Construction of the first Lexus assembly line in the UShas officially begun, with the Lexus ES350 set to become the first US-built model to roll off the line in 2015.
Based at Toyota Motor Manufacturing’s Georgetown plant in Kentucky, the new Lexus assembly line, announced last April, will localise production of the ES350 from September next year.
The brand’s top-selling sedan in the US – 72,581 units were sold there in 2013, up nearly 30 per cent from 2012 – the ES has never been assembled outside of Japan.
Part of a US$360 million investment by Toyota into its Kentucky facilities, the production shift is in line with Japanese car maker’s strategy to assemble vehicles in markets where its customers live.
Lexus says the new assembly line will generate 750 new jobs, with annual production planned for approximately 50,000 units. The ES300h will continue to be imported from Japan to satisfy demand for the petrol-electric model.
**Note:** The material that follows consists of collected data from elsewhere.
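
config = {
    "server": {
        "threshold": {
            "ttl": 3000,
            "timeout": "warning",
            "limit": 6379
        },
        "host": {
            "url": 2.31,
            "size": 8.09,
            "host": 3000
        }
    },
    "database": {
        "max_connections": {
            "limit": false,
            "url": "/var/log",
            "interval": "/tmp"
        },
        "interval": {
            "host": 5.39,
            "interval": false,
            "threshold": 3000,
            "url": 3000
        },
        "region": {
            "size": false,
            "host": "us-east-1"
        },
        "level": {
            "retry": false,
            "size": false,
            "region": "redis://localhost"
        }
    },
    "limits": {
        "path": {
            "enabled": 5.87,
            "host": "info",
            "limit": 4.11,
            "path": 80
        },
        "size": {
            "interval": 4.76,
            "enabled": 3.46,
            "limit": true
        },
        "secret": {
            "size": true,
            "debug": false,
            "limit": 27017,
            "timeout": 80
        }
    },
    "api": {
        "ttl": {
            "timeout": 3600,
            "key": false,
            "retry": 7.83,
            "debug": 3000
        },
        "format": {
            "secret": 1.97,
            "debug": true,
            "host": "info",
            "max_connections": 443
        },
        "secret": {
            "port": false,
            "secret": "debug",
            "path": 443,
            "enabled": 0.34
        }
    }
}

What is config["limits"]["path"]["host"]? "info"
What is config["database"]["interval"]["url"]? 3000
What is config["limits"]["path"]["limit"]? 4.11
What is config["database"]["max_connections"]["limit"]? False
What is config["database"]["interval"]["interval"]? False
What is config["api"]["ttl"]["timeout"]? 3600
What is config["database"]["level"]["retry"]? False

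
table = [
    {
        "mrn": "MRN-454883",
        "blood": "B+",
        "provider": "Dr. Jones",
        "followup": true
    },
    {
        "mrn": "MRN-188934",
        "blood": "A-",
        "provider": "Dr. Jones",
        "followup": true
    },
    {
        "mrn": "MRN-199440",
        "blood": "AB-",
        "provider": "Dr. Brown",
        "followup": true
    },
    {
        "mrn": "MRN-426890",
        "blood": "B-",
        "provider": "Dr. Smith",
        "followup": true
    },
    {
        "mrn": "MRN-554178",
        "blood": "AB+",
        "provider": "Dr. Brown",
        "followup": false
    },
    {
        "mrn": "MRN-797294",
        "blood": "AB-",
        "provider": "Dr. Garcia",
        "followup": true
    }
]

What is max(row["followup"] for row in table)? True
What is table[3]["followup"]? True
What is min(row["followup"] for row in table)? False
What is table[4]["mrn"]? "MRN-554178"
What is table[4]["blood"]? "AB+"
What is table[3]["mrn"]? "MRN-426890"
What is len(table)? 6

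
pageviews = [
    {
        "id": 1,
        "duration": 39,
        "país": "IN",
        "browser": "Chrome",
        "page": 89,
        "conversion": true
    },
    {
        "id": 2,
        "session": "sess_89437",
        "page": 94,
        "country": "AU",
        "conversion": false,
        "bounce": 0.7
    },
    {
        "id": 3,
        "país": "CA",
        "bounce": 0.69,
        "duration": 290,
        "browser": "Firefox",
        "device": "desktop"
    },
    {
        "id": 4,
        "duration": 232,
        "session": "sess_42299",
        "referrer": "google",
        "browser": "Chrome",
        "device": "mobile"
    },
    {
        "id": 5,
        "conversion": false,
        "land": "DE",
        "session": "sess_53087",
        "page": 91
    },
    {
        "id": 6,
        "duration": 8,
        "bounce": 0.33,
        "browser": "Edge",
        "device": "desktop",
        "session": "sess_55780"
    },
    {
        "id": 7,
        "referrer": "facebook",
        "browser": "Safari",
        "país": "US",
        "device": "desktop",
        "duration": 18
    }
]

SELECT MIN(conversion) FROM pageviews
False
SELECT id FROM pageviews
[1, 2, 3, 4, 5, 6, 7]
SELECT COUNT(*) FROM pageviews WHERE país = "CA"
1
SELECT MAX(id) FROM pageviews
7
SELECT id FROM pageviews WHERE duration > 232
[3]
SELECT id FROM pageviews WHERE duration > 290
[]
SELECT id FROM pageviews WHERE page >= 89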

Toyota’s largest in North America, the Kentucky plant started production in May 1988, employs approximately 6600 full time workers and currently produces 500,000 Camry, Camry Hybrid, Avalon, Avalon Hybrid and Venza vehicles along with 600,000 four-cylinder and V6 engines per year.
Locally, Toyota Australia is only months away from announcing whether it will produce the next-generation Camry from 2017/2018 or cease local production at that time, in the wake of the Australian exits of both Ford in 2016 and Holden the year after.